This is my last week at the Idaho cabin. Today’s trek took me off the beaten path, through a green gate, around a couple of bends, across a small creek, and then uphill where the deep prints left by elk in the soft spring mud have now hardened into pitted landscape.
I didn’t plan to stay six-and-a-half weeks, but the time spent here has been creativity-inspiring and rejuvenating and stimulating on all levels – physically, mentally/emotionally, and spiritually.
Which is part of practicing what I preach about self-care — that thing we should do to take good care of ourselves so we can better care for others.
Here are 4 ways I’ve
saved psychotherapy costs practiced good self-care these past weeks:
1. Get outdoors.
The first order of business after getting outdoors is to inhale deeply. And then settle in for some leisurely day-dreaming or brainstorming.
Listen well. Be in no hurry.
This is best done from a front porch swing. Or claim a park bench. Or perch near a creek dancing in the sunlight (the creek; not you … well … unless you want to dance in the sunlight).
2. Throw in some movement with the outdoorness.
Stroll around the block. Roller-skate in a nearby park. Hike a local trail. Or—if you have access to a cabin on a couple thousand acres—walk the high hills.
3. Count wildflowers.
Actually, this could (should) read: Count blessings.
Count how many of our senses are in good working order: Sight, sound, taste, smell, touch.

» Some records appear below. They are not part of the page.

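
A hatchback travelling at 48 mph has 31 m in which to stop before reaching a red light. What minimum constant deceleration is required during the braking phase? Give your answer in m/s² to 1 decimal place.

48 mph × 0.44704 = 21.4579 m/s.
v² = 2a·d ⇒ a = v²/(2d) = 21.4579² / (2 × 31.000) = 460.441 / 62.000 = 7.4265 m/s².

Required deceleration ≈ 7.4 m/s²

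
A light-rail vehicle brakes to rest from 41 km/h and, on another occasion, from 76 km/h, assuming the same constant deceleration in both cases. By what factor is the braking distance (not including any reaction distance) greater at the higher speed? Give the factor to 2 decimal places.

Factor ≈ 3.44

Braking distance d = v²/(2a), so with a fixed, d ∝ v².
Factor = (76/41)² = 1.8537² = 3.4362.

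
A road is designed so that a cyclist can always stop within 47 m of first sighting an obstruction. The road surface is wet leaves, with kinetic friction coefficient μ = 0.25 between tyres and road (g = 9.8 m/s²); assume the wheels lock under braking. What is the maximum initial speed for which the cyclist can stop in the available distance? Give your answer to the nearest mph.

Maximum speed ≈ 34 mph

a = μg = 0.25 × 9.8 = 2.450 m/s².
v²/(2a) = d ⇒ v = √(2 × 2.450 × 47) = √230.30 = 15.1756 m/s.
15.1756 m/s ÷ 0.44704 = 33.947 mph.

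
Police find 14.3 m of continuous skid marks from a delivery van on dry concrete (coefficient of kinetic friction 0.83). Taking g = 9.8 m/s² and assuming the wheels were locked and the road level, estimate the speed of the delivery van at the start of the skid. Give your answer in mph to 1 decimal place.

Deceleration a = μg = 0.83 × 9.8 = 8.134 m/s².
v = √(2a·d) = √(2 × 8.134 × 14.3) = √232.632 = 15.2523 m/s.
= 15.2523 ÷ 0.44704 = 34.118 mph.

Initial speed ≈ 34.1 mph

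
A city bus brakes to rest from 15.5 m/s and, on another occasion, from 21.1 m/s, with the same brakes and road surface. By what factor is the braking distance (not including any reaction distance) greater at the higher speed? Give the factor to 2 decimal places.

Braking distance d = v²/(2a), so with a fixed, d ∝ v².
Factor = (21.1/15.5)² = 1.3613² = 1.8531.

Factor ≈ 1.85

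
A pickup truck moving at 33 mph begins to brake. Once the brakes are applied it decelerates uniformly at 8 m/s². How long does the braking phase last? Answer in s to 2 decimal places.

Braking time ≈ 1.84 s

33 mph × 0.44704 = 14.7523 m/s.
Braking time = v/a = 14.7523 / 8.000 = 1.844 s.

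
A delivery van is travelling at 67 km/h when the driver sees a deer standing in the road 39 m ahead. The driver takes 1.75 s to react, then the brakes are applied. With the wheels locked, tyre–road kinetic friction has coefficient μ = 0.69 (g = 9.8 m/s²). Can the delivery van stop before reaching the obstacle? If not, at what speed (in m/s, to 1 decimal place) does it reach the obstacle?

No — it strikes the obstacle at 16.1 m/s

67 km/h ÷ 3.6 = 18.6111 m/s.
a = μg = 0.69 × 9.8 = 6.762 m/s².
Reaction distance = 18.6111 × 1.75 = 32.569 m.
Braking distance needed to stop: v²/(2a) = 346.373 / 13.524 = 25.612 m, so total needed = 32.569 + 25.612 = 58.181 m > 39 m — it cannot stop.
Distance remaining when braking begins: 39 − 32.569 = 6.431 m.
v² = v₀² − 2a·d = 346.373 − 2 × 6.762 × 6.431 = 259.400 m²/s².
v = √259.400 = 16.106 m/s.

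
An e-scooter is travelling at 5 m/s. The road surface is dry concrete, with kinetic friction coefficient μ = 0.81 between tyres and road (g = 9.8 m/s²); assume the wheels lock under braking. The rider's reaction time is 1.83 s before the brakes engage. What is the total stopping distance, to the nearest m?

a = μg = 0.81 × 9.8 = 7.938 m/s².
Reaction distance = v·t_r = 5.0000 × 1.83 = 9.150 m.
Braking distance = v²/(2a) = 5.0000² / (2 × 7.938) = 25.000 / 15.876 = 1.575 m.
Total = 9.150 + 1.575 = 10.725 m.

Total stopping distance ≈ 11 m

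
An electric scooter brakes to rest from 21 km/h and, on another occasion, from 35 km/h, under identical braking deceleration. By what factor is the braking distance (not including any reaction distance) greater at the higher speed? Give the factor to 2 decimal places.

Braking distance d = v²/(2a), so with a fixed, d ∝ v².
Factor = (35/21)² = 1.6667² = 2.7779.

Factor ≈ 2.78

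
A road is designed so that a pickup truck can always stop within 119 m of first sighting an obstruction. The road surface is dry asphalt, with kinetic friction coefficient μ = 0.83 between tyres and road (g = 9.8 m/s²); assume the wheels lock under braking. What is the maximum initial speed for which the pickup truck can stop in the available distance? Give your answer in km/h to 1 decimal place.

Maximum speed ≈ 158.4 km/h

a = μg = 0.83 × 9.8 = 8.134 m/s².
v²/(2a) = d ⇒ v = √(2 × 8.134 × 119) = √1935.89 = 43.9987 m/s.
43.9987 m/s × 3.6 = 158.395 km/h.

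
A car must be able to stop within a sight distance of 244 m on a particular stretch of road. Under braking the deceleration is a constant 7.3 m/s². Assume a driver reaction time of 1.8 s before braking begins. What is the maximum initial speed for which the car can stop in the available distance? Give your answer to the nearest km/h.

Maximum speed ≈ 173 km/h

Stopping distance: v·t_r + v²/(2a) = 244 with t_r = 1.8 s and a = 7.300 m/s².
So v² + 26.280 v − 3562.40 = 0.
Positive root: v = −a·t_r + √((a·t_r)² + 2a·d) = −13.140 + √(172.660 + 3562.40) = 47.9751 m/s.
47.9751 m/s × 3.6 = 172.710 km/h.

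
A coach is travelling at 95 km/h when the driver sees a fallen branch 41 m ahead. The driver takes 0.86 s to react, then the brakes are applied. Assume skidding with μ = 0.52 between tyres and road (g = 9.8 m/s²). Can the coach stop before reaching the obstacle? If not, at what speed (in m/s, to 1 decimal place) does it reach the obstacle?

No — it strikes the obstacle at 22.6 m/s

95 km/h ÷ 3.6 = 26.3889 m/s.
a = μg = 0.52 × 9.8 = 5.096 m/s².
Reaction distance = 26.3889 × 0.86 = 22.694 m.
Braking distance needed to stop: v²/(2a) = 696.374 / 10.192 = 68.326 m, so total needed = 22.694 + 68.326 = 91.020 m > 41 m — it cannot stop.
Distance remaining when braking begins: 41 − 22.694 = 18.306 m.
v² = v₀² − 2a·d = 696.374 − 2 × 5.096 × 18.306 = 509.799 m²/s².
v = √509.799 = 22.579 m/s.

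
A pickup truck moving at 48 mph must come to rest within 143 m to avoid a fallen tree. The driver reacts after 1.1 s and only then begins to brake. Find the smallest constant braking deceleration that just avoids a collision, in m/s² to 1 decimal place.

Required deceleration ≈ 1.9 m/s²

48 mph × 0.44704 = 21.4579 m/s.
Distance covered during reaction = 21.4579 × 1.1 = 23.604 m.
Distance available for braking: 143 − 23.604 = 119.396 m.
v² = 2a·d ⇒ a = v²/(2d) = 21.4579² / (2 × 119.396) = 460.441 / 238.792 = 1.9282 m/s².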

Count the variety of bird songs we can hear from our front porch swing.
Count how many years our husband, wife, children have been in our lives.
Count the number of friends and family who keep in touch with us.
4. Swing with a toddler.
There is something about the wind and surge and soul-freedom that only a swing can produce. Add to that the delight of cuddling with a toddler and you have a recipe for robust mental/emotional self-care. No exaggeration.
Go ahead; find a swing. And borrow a small child, if necessary. And let the whoosh and the fresh air sweep away all cares you may be packing around.
Photo: Michelle Sanders
And there you have it: 4 healthful ways to avoid the costs of therapy.
It is with reluctance I give up my place as hostess and ranch-hand (although I’ve heard possession is nine-tenths of the law, so possibly the law would side with this squatter?).
I am so very grateful for this unexpected, health-producing, restorative time. (Thank you, again, bro- and sis-in-law.)
Time with family. And time alone. Time to write and walk the hills and pray and listen for God’s voice and sing loudly, howbeit a bit off-key, but who’s to hear me?
Physical, mental/emotional, and spiritual self-care — all wrapped up as one lavish, unexpected gift of six-and-a-half weeks in a remote cabin surrounded by amazingness.
Which begs the question: How are you taking care of yourself today?